The first thing I notice is that the writer of this article is an "investment broker". He has a personal financial interest in suggesting people should buy into the stock market.
The second thing I notice is the rather shallow idea that high unemployment is good for stocks, because it's "good for business". I don't think so. Business doesn't need investors near as much as they need customers. Wealth trickles up, not down.
The more unemployed, (or underemployed) you have, the less potential customers your business has. While being able to pick the cream of the crop in employees and paying less for them makes sense short term, in the long term, you still end up with too few customers, and unsatisfied employees, who will leave you at the first sign of a better opportunity.
1-19-2010 @ 2:56PM
Sheldon L said...
Will, Thanks for taking the time.
The Market P/E is not 30, although high. That will fall quickly as earnings rise. My last buy, Sysco has a P/E of 15 and pays a 3.5% yield. The market may be over valued, but there are plenty of bargains. I am not buying the Market, I am cherry picking.
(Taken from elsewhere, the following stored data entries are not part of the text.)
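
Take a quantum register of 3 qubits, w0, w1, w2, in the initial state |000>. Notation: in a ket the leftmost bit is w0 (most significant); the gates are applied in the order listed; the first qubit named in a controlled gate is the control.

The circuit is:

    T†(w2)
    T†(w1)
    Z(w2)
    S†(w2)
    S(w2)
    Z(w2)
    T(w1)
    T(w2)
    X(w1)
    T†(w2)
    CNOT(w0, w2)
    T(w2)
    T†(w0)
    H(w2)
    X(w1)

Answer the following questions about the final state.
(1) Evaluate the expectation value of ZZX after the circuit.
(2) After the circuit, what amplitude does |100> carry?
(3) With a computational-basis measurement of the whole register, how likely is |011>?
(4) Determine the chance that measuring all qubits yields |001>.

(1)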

Regarding occupancy rates. Apartment buildings with less than 20 units would not follow the same standard I have laid out. Large buildings would, and if you raise rents and nobody moves out than it is clear that the rents are too low -- be they existing tenant renewals or new.
100% occupancy with under market rents/leases is less money than 95% occupancy full value rates.
Harley,
The first thing you noticed is not noticeable. I have a private investment company -- I am not a broker and do not make money unless I make the right investments. In addition, my primary investments are in real estate not the stock market.
1-19-2010 @ 6:47PM
william lindblad said...
Shell, I thought that you would answer and, as always, you do have a point. I still disagree and as Franklin said about Congress, I guess we can agree to disagree.
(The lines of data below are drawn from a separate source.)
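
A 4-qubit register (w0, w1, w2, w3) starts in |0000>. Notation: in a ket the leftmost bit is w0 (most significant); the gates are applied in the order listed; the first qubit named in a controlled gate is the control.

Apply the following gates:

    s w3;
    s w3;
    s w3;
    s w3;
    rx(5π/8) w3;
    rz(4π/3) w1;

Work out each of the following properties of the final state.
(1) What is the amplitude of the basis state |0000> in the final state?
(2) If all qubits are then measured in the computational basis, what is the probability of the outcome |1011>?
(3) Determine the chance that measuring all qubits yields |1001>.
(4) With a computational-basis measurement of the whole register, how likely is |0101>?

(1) The final state's coefficient on |0000> equals -exp(I*pi/3)*cos(5*pi/16). Key observation: gates 1-4 undo each other exactly, leaving only the rest of the circuit to track.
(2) A full measurement returns |1011> with probability 0.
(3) The probability of measuring |1001> is 0.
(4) Outcome |0101> occurs with probability 0.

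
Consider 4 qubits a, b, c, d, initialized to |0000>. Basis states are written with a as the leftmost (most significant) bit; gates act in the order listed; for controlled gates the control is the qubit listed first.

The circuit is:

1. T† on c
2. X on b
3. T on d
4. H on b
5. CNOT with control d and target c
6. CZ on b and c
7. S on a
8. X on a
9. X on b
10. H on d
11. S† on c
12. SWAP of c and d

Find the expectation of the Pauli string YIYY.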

My view is more empirical and based on observation, not statistics, nor someone's opinion. I spent many years in the maintenance side of buildings and I know all of the hidden costs. Whatever you may wish to believe, it will cost more in the long run. There is also a second factor. Let's just use a condo complex in a desirable location. Building is 20 years old, fully occupied and a 2b2b is going for 300K. Someone decides to construct a new complex on a near site and is selling similar units at 275K, pre-completion. Do you think that they would sell? In this particular case I know that they did - to a approx. 68% occupancy rate - prior to the doors being opened. To the builder this was a great advantage as he did not have to use a lot of bank money and his cost savings were monumental. I don't have to go on as I know you can surmise an opposite scenario. No doubt, there are pros and cons to all approaches. Apply this to a commercial mall and it gets easy. The level of rent has to match the tenants ability to pay. In our current state a commercial owner with less debt is going to be the most flexible for sometimes, rents have to come down.
1-19-2010 @ 7:10PM
Sheldon L said...
Will,
Without realizing it I would contend you made my point. That developer starts with an empty project/building. Therefore, like a plane flight six months out, the price is lower because the airline and the developer are both trying to fill vacancies. I said 100% occupancy is not ideal, however you gave an example of 100% vacant and certainly that is worse.
The developer (like the airline) will continue to sell units and if the complex starts to fill and there is demand will raise the price as the available units become limited -- and he will get the maximum price for the last unit and will have established the market.
A condo project is unique in a few ways. When it is complete you have multiple owners, not one, and when they choose to sell they are better off having nothing available on the market so they do not have to compete.